Reduced fields of view are neither necessary nor sufficient for distance underestimation but reduce precision and may cause calibration problems.
Loftus A., Murphy S., McKenna I., Mon-Williams M.
Watt et al. (Exp Brain Res, 2000, 135:411-416) suggested that a reduced field of view causes objects to appear closer than their physical distance. This suggestion is based on the observation that individuals terminated open-loop prehension prematurely when pretending to grasp a paper rectangle initially viewed through a reduced field of view. We tested Watt et al.'s suggestion in an open-loop pointing task. In experiment 1, 21 participants pointed at targets in three locations (20, 30 and 40 cm relative to the starting position) in three viewing conditions (full, 16 degrees and 4 degrees field of view). No difference in accuracy was found between conditions but the reduced field of view led to an increase in end-point variability across trials. We interpret these results as indicating that a reduced field of view decreases precision but does not necessarily affect object localisation. In experiment 2, we asked participants to reach-and-grasp a real object under the same three open-loop viewing conditions but without vision following movement onset. The experimental design ensured that haptic feedback was available, which could be used to calibrate reaching movements.

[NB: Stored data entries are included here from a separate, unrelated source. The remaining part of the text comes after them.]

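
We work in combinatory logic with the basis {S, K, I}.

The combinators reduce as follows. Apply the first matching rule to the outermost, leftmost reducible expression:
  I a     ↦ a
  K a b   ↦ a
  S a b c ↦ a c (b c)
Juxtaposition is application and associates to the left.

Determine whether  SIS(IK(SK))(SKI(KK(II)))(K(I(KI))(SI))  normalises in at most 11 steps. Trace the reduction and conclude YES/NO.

  start: SIS(IK(SK))(SKI(KK(II)))(K(I(KI))(SI))
  [1] I(IK(SK))(S(IK(SK)))(SKI(KK(II)))(K(I(KI))(SI))
  [2] IK(SK)(S(IK(SK)))(SKI(KK(II)))(K(I(KI))(SI))
  [3] K(SK)(S(IK(SK)))(SKI(KK(II)))(K(I(KI))(SI))
  [4] SK(SKI(KK(II)))(K(I(KI))(SI))
  [5] K(K(I(KI))(SI))(SKI(KK(II))(K(I(KI))(SI)))
  [6] K(I(KI))(SI)
  [7] I(KI)
  [8] KI

Answer: YES — reaches normal form KI in 8 ≤ 11 steps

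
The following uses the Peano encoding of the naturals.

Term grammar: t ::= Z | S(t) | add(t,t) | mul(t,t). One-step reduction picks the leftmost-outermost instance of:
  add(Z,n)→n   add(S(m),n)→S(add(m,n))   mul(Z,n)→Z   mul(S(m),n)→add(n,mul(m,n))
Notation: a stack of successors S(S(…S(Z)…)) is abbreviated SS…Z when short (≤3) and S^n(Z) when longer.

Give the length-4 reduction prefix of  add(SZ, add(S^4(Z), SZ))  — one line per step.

  start: add(SZ, add(S^4(Z), SZ))
  step 1: S(add(Z, add(S^4(Z), SZ)))
  step 2: S(add(S^4(Z), SZ))
  step 3: S(S(add(SSSZ, SZ)))
  step 4: S(S(S(add(SSZ, SZ))))

Answer: after 4 steps: S(S(S(add(SSZ, SZ))))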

We found that the reduced field of view caused no changes in grasp but we observed changes in the transport kinematics consistent with increased variability in the perceptual estimate of target location. Notably there were no changes in the spatial path (expected from movements to a closer location). In experiment 3, we repeated the Watt et al. design but removed vision and forced participants to rely on memory. In this condition we found the same undershoots as described by Watt et al. We conclude that a reduced field of view is neither necessary nor sufficient for underestimation and suggest that a reduced field of view decreases precision. This can cause participants to undershoot and/or alter the movement kinematics but we argue that such findings cannot be ascribed unambiguously to perceptual underestimation as they may reflect strategic alterations in behaviour.